- Origin: Baal, Belgium
- Genres: Eurodance, euro disco
- Years active: 1991–1996
- Members: Cedric Murril Marianne Festraets

= AB Logic =

Belgian Eurodance project by Jacko Bultinck and Peter Gillis

AB Logic was a Belgian eurodance project arranged and produced by Jacko Bultinck and Peter Gillis in 1991. Its members included rapper K-Swing (Cedric Murril) and pop music vocalist Marianne Festraets. In 1992, they released the song "The Hitman". The same year, they released their self-titled debut album, which received a positive review from Alex Henderson of AllMusic. It fared much better on various mainland European pop charts than on the Billboard 200 album chart. They scored two minor Billboard Hot 100 hits in 1992 with "The Hitman" (#60) and "Get Up (Move Boy Move)" (#83). In Australia, "The Hitman" reached the top 10 on the ARIA singles chart in 1993, and was certified gold. Another charting single, "AB Logic", was released in 1993.
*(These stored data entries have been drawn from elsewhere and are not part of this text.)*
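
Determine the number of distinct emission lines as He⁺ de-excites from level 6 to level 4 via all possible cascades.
3

The electron can occupy levels n = 4, 5, ..., 6 during de-excitation — that is m = 6 - 4 + 1 = 3 distinct levels.

The number of distinct spectral lines equals the number of ways to choose 2 of these m levels (each pair gives one possible emission transition):

Number of lines = m(m-1)/2 = 3×2/2 = 3

These correspond to all possible transitions between the 3 levels:
6 → 5, 6 → 4, 5 → 4

Each transition produces a photon with a unique energy (and thus wavelength). This count does not depend on Z.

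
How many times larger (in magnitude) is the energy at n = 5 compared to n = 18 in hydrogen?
12.960000

Using E_n = -13.6057 Z² / n² eV with Z = 1:

E_5 = -13.6057 / 5² = -13.6057 / 25 = -0.544228000000 eV
E_18 = -13.6057 / 18² = -13.6057 / 324 = -0.041992901235 eV

The ratio is:
E_5/E_18 = (-0.544228000000) / (-0.041992901235)
E_5/E_18 = (-13.6057/25) / (-13.6057/324)
E_5/E_18 = 324/25
E_5/E_18 = 12.960000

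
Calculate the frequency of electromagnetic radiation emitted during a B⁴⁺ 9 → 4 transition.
4.12500e+15 Hz

First, find the transition energy:
E_9 = -13.6057 × 5² / 9² = -4.1992901 eV
E_4 = -13.6057 × 5² / 4² = -21.2589063 eV
|ΔE| = |E_4 - E_9| = 17.0596162 eV

Convert to Joules: E = 17.0596162 eV × (1.602177 × 10⁻¹⁹ J/eV) = 2.7332525e-18 J

Using E = hf:
f = E/h = 2.7332525e-18 J / (6.62607 × 10⁻³⁴ J·s)
f = 4.12500e+15 Hz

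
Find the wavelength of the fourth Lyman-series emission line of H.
94.923 nm

The lines of a series are numbered from the longest wavelength (smallest ΔE) outward; the fourth line is the transition from n = n_f + 4 to n_f.
The Lyman series has all transitions ending at n_f = 1.

For H, the fourth line (δ-line) is the jump from n = 5 to n = 1:
E_5 = -13.6057 / 5² = -0.54423 eV
E_1 = -13.6057 / 1² = -13.60570 eV
ΔE = E_5 - E_1 = 13.06147 eV

λ = hc/E = 1239.84 eV·nm / 13.06147 eV
λ = 94.923 nm

This is the δ-line of the Lyman series in H.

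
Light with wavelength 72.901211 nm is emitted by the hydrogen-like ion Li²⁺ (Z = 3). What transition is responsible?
n = 3 → n = 2

First, find the photon energy from the wavelength (hc = 1239.84 eV·nm):
E = hc/λ = 1239.84 eV·nm / 72.901211 nm = 17.007125 eV

The energy levels of Li²⁺ satisfy E_n = -13.6057 × 3² / n² eV, so an emission n_i → n_f releases
ΔE = 13.6057 × 3² × (1/n_f² − 1/n_i²) eV.

Setting ΔE equal to the photon energy:
1/n_f² − 1/n_i² = 17.007125 / (13.6057 × 3²) = 0.13888889

Since 1/n_i² must be positive, we need 1/n_f² > 0.13888889, i.e. n_f ≤ 2. For each allowed n_f, solve n_i = (1/n_f² − 0.13888889)^(−1/2) and check whether it is a whole number:
  n_f = 1: 1/n_i² = 1.00000000 − 0.13888889 = 0.86111111 → n_i = 1.078  (not an integer) ✗
  n_f = 2: 1/n_i² = 0.25000000 − 0.13888889 = 0.11111111 → n_i = 3.000  → integer, n_i = 3 ✓

Only n_f = 2 gives an integer upper level, n_i = 3.

The transition is from n = 3 to n = 2 (emission).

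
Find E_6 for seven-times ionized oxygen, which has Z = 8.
-24.18791 eV

For hydrogen-like ions, the energy levels scale with Z²:
E_n = -13.6057 Z² / n² eV

For O⁷⁺ (Z = 8) at n = 6:
E_6 = -13.6057 × 8² / 6²
E_6 = -13.6057 × 64 / 36
E_6 = -870.7648 / 36
E_6 = -24.18791 eV

The energy is 64 times more negative than hydrogen at the same n due to the stronger nuclear charge.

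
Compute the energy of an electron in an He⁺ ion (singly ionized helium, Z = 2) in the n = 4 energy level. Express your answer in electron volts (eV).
-3.401 eV

The energy levels of a hydrogen-like atom are given by:
E_n = -13.6057 Z² / n² eV  (with Z = 2 for He⁺)

For n = 4:
E_4 = -13.6057 × 2² / 4²
E_4 = -13.6057 × 4 / 16
E_4 = -3.401 eV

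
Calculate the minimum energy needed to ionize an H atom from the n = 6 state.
0.38 eV

The ionization energy is the energy needed to remove the electron completely (n → ∞).

For hydrogen, E_n = -13.6057 eV / n².

At n = 6: E_6 = -13.6057 / 6² = -0.37794 eV
At n = ∞: E_∞ = 0 eV

Ionization energy = E_∞ - E_6 = 0 - (-0.37794) = 0.37794 eV
Ionization energy ≈ 0.38 eV

This is also called the binding energy of the electron in state n = 6.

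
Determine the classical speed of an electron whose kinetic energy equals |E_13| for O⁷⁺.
1.3463e+06 m/s (or 0.449068% of c)

The binding energy at n = 13 for O⁷⁺ is:
E_13 = -13.6057 × 8²/13² = -5.15245444 eV
|E_13| = 5.15245444 eV

Convert to Joules:
KE = 5.15245444 eV × (1.602177 × 10⁻¹⁹ J/eV) = 8.255144e-19 J

Using KE = ½mv²:
v = √(2·KE/m_e)
v = √(2 × 8.255144e-19 J / 9.10938 × 10⁻³¹ kg)
v = 1.3463e+06 m/s

This is approximately 0.449068% the speed of light.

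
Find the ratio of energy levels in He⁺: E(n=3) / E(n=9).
9.00

Using E_n = -13.6057 Z² / n² eV with Z = 2:

E_3 = -13.6057 × 2² / 3² = -54.4228 / 9 = -6.04697778 eV
E_9 = -13.6057 × 2² / 9² = -54.4228 / 81 = -0.67188642 eV

The ratio is:
E_3/E_9 = (-6.04697778) / (-0.67188642)
E_3/E_9 = (-54.4228/9) / (-54.4228/81)
E_3/E_9 = 81/9
E_3/E_9 = 9.00
(Note: the Z² factors cancel in the ratio.)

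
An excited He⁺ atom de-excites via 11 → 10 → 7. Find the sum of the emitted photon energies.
0.66 eV

The energy levels of He⁺ are E_n = -13.6057 × 2² / n² eV.

First transition (11 → 10):
ΔE₁ = |E_10 - E_11|
ΔE₁ = |-0.54422800 - (-0.44977521)| = 0.09445 eV

Second transition (10 → 7):
ΔE₂ = |E_7 - E_10|
ΔE₂ = |-1.11066939 - (-0.54422800)| = 0.56644 eV

Total energy released:
E_total = ΔE₁ + ΔE₂ = 0.09445 + 0.56644 = 0.66 eV

Note: This equals the direct transition 11 → 7: 0.66 eV ✓
Energy is conserved regardless of the path taken.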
Although "The Hitman" never made the UK national charts, it was a regional hit in North East England, making the Top 20 of MRIB's chart for Metro Radio in that region.

==Discography==

===Albums===

| Year | Album | Album details | Peak chart positions |  |
| AUS | US Hitseekers |
| 1992 | AB Logic | Release date: 1992; Label: Warner Music; | 63 | 37 |

===Singles===

Year: Single; Peak chart positions; Certifications; Album
BEL (FLA): AUS; FIN; SWE; US; US Dance
1992: "The Hitman"; 14; 6; —; —; 60; 20; AUS: Gold;; AB Logic
"Get Up (Move Boy Move)": —; —; —; —; 83; 15
1993: "AB Logic"; —; 60; 6; 29; —; —
1994: "Real World"; —; 204; —; —; —; —; Singles only
1996: "Welcome to My Heart"; —; —; —; —; —; —
"—" denotes a single that did not chart or was not released in that region.